After 45 minutes of presentation, we had tea. That included koko Samoa (always a good thing), and a plate with two sandwiches (1 egg salad and 1 mackerel), a naked chicken hot dog, a piece of coconut, a piece of papaya, a small pile of sea grapes (a type of raw seaweed) and a package of crackers. That is considered a mid-morning snack.
After another hour of presentation, the meeting was ended with several speeches of thanks by those in attendance along with the presentation of cash to the presenter. He’s our boss. I was asked to contribute $5 for that. Finally, we had a prayer and a hymn and it was over.
During the meeting, which was held at the conference facility at a nearby resort, 3 young boys wearing only shorts wandered in to see what was going on. I’m not sure if they were just curious or were looking for their mother, but they just looked around for a couple of minutes then wandered off. Samoa is a casual kind of place.
The presentation information posted on the blackboard was in English. The entire presentation, other than the portions I quoted above, was in Samoan. As has been the case in every meeting I’ve attended here, both large and small, there were a lot of side conversations. By the end of the session, I’d venture to say that there were 10% of us actually trying to listen. It didn’t seem to bother the presenter, who took a cell phone call at one point during the presentation.

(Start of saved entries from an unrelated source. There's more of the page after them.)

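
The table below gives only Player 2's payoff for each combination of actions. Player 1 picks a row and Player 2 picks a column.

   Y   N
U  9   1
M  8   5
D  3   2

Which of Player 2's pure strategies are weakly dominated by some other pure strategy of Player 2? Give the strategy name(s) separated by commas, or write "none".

Y: no other strategy beats it everywhere (N at U (9>1)).
N: dominated, since Y does at least as well everywhere (U: 9>1, M: 8>5, D: 3>2).

N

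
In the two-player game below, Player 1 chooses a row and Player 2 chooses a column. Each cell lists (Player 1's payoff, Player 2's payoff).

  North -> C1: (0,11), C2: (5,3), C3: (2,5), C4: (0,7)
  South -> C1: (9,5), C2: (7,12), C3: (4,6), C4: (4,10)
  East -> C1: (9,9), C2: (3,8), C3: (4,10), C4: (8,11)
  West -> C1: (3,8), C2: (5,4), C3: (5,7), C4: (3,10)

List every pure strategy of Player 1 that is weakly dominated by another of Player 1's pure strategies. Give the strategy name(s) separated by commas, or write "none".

North: dominated, since South does at least as well everywhere (C1: 9>0, C2: 7>5, C3: 4>2, C4: 4>0).
South: no other strategy beats it everywhere (North at C1 (9>0); East at C2 (7>3); West at C1 (9>3)).
East: no other strategy beats it everywhere (North at C1 (9>0); South at C4 (8>4); West at C1 (9>3)).
Nothing dominates West: North at C1 (3>0); South at C3 (5>4); East at C2 (5>3).

North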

I’ve worked in Manhatten, where black and dark colors are de rigueur. I prefer Samoa, where the puletasis were all the colors of the rainbow, most with floral prints and many with glitter. I was wearing my Thursday uniform which is a red/orange polyester floral print with gold glitter highlights.
I can now say with authority that I don’t like meetings, whether held in America in English or in Savaii, in Samoan.
After the meeting I took the bus to town to check my mail, but I’d forgotten the PO closes for lunch for 1 ½ hours. I decided to take a taxi up the road to do some shopping. The taxi driver asked if this was my first visit to Samoa. Keep in mind I was wearing a puletasi and a flower ula, carrying a briefcase and I’d told him where I wanted to go…in Samoan. At first I thought he was pulling my leg. He wasn't.